Pushing Sensors To The Next Level

Pushing Sensors To The Next Level

On-the-go crop sensor technology has been the subject of development and research for more than a decade, and for good reason. When attached to sprayers or tractor implements during field operations, the sensors have the ability to reveal crop problems and make a prescribed application in real time.


Of course, it sounds simpler in theory than it is in real life. It’s taken most of the last 10 years to get an accurate picture of what the sensor is actually telling us when it passes over a growing crop, and to build the mathematical formulas — algorithms — that turn the sensor feedback into appropriate action.

Roger Zielke, new business development manager with Ag Leader Technology, saw the potential of on-the-go sensor technology about seven years ago but wasn’t impressed enough to explore it too deeply. A few years later it was his boss, owner Al Myers, who directed him to meet with Kyle Holland of Holland Scientific about his CropCircle sensing technology. In 2008, the two companies penned a distribution agreement that would put Ag Leader’s muscle behind Holland Scientific’s crop sensor technology.

After two full seasons of promising research, Ag Leader plans to start selling the technology in early 2010 for use in a cropping regimen centered around on-the-go nitrogen application on corn.


Sensor technology works on the basis of two simple premises: The “greenness” and “biomass” of a corn plant equates to its state of health. The larger and greener the plant, the healthier it is — therefore, if the sensor can measure the plant and provide consistent and accurate data to a controller, the controller can be programmed to calculate and deliver a prescribed “treatment.” In the case of the AgLeader-Holland collaboration, the treatment will be an application of nitrogen.

Holland’s CropCircle sensor measures vegetative index data as well as basic reflectance data, which provides the information that the controller needs to decide when and how much nitrogen to apply to the corn on the go. Sensors are mounted directly onto an application rig or a tractor-pulled implement. Sensor feedback is continuous, and decisions are made by the controller virtually instantaneously.
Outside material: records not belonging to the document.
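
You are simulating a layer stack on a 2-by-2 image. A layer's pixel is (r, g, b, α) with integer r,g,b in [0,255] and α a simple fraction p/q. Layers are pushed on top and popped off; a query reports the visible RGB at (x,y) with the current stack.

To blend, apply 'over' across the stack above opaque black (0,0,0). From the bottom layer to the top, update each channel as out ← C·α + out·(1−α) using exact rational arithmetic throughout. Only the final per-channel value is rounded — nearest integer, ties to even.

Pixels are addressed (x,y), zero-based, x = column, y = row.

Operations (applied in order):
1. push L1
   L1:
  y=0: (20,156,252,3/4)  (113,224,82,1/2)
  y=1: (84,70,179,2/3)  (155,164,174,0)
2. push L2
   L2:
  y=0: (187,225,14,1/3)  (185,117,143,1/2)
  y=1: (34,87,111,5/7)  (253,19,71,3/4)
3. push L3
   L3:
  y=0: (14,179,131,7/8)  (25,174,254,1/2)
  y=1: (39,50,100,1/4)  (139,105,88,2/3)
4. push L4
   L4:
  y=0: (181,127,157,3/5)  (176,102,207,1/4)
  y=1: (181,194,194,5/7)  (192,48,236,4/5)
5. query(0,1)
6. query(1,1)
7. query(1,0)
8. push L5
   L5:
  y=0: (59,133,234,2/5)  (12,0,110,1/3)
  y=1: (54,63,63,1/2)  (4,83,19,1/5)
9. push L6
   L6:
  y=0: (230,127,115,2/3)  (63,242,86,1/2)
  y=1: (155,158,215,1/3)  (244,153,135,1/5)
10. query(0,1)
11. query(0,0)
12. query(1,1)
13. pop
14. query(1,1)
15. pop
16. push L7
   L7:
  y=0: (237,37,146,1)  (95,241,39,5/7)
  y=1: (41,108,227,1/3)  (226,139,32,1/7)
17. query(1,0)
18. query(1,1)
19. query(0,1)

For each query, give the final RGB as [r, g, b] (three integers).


(0,1) stack=L1,L2,L3,L4; from [0,0,0]:
+L1 (α=2/3) → [56, 140/3, 358/3]
+L2 (α=5/7) → [282/7, 1585/21, 2381/21]
+L3 (α=1/4) → [1119/28, 1935/28, 3081/28]
+L4 (α=5/7) → [13789/98, 15515/98, 16661/98]
rounded: [141, 158, 170]

(1,1) stack=L1,L2,L3,L4; from [0,0,0]:
L1 α=0: [0, 0, 0]
L2 α=3/4: [759/4, 57/4, 213/4]
L3 α=2/3: [1871/12, 299/4, 917/12]
L4 α=4/5: [11087/60, 1067/20, 2449/12]
→ [185, 53, 204]

at x=1,y=0 over L1,L2,L3,L4:
+L1 (α=1/2) → [113/2, 112, 41]
+L2 (α=1/2) → [483/4, 229/2, 92]
+L3 (α=1/2) → [583/8, 577/4, 173]
+L4 (α=1/4) → [3157/32, 2139/16, 363/2]
rounded: [99, 134, 182]

query (0,1) [L1,L2,L3,L4,L5,L6] — begin 0,0,0
after L1 α=2/3: [56, 140/3, 358/3]
after L2 α=5/7: [282/7, 1585/21, 2381/21]
after L3 α=1/4: [1119/28, 1935/28, 3081/28]
after L4 α=5/7: [13789/98, 15515/98, 16661/98]
after L5 α=1/2: [19081/196, 21689/196, 22835/196]
after L6 α=1/3: [34271/294, 12391/98, 14635/98]
= [117, 126, 149]

query (0,0) [L1,L2,L3,L4,L5,L6] — begin 0,0,0
L1 α=3/4: [15, 117, 189]
L2 α=1/3: [217/3, 153, 392/3]
L3 α=7/8: [511/24, 703/4, 3143/24]
L4 α=3/5: [7027/60, 293/2, 1759/12]
L5 α=2/5: [9387/100, 1411/10, 3631/20]
L6 α=2/3: [55387/300, 1317/10, 8231/60]
= [185, 132, 137]

(1,1) stack=L1,L2,L3,L4,L5,L6; from [0,0,0]:
L1 α=0: [0, 0, 0]
L2 α=3/4: [759/4, 57/4, 213/4]
L3 α=2/3: [1871/12, 299/4, 917/12]
L4 α=4/5: [11087/60, 1067/20, 2449/12]
L5 α=1/5: [11147/75, 1482/25, 2506/15]
L6 α=1/5: [62888/375, 9753/125, 12049/75]
= [168, 78, 161]

(1,1) stack=L1,L2,L3,L4,L5; from [0,0,0]:
+L1 (α=0) → [0, 0, 0]
+L2 (α=3/4) → [759/4, 57/4, 213/4]
+L3 (α=2/3) → [1871/12, 299/4, 917/12]
+L4 (α=4/5) → [11087/60, 1067/20, 2449/12]
+L5 (α=1/5) → [11147/75, 1482/25, 2506/15]
= [149, 59, 167]

at x=1,y=0 over L1,L2,L3,L4,L7:
L1 α=1/2: [113/2, 112, 41]
L2 α=1/2: [483/4, 229/2, 92]
L3 α=1/2: [583/8, 577/4, 173]
L4 α=1/4: [3157/32, 2139/16, 363/2]
L7 α=5/7: [10757/112, 11779/56, 558/7]
rounded: [96, 210, 80]

(1,1) stack=L1,L2,L3,L4,L7; from [0,0,0]:
+L1 (α=0) → [0, 0, 0]
+L2 (α=3/4) → [759/4, 57/4, 213/4]
+L3 (α=2/3) → [1871/12, 299/4, 917/12]
+L4 (α=4/5) → [11087/60, 1067/20, 2449/12]
+L7 (α=1/7) → [13347/70, 4591/70, 359/2]
rounded: [191, 66, 180]

query (0,1) [L1,L2,L3,L4,L7] — begin 0,0,0
+L1 (α=2/3) → [56, 140/3, 358/3]
+L2 (α=5/7) → [282/7, 1585/21, 2381/21]
+L3 (α=1/4) → [1119/28, 1935/28, 3081/28]
+L4 (α=5/7) → [13789/98, 15515/98, 16661/98]
+L7 (α=1/3) → [5266/49, 20807/147, 27784/147]
→ [107, 142, 189]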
Not unlike most variable rate technologies, the more variable the field is, the more benefit can be realized by the grower. “Anywhere you have lots of variation in soil types or fields with rolling hills and significant variations in elevation, you are going to realize the most benefit using on-the-go sensor technology,” says Zielke.

Market Challenges

One of the “tough sell” issues that Zielke sees is that the on-the-go sensor scenario requires farmers to limit pre-plant application of fertilizer so that the in-season applications can more accurately address the needs of the corn plant through the rest of the season.

Zielke says in his testing, application of N after V6 stage seems to provide the most significant benefit. “Applications made before the V6 stage are more difficult for the sensor because a small percent of the corn plant’s total N is taken up in early growth stages.”

Getting a grower to alter his long-established cropping practices is always a tall order, but a potential benefit of up to $30 per acre could serve to mitigate the tension, he notes.

Another point of reluctance is the necessity of designating a “nitrogen-rich strip” — a single application of the full rate of fertilizer that the sensor uses to calibrate itself — on each field. Zielke says that Ag Leader and Holland are working on a technology solution that could eliminate this extra step in the near future.

Despite the current challenges, the efficiency and financial benefits — along with the positive environmental message of “right place, right time, right rate” — is so far proving highly appealing to growers and application providers that Zielke is working with as testing continues throughout the Midwest.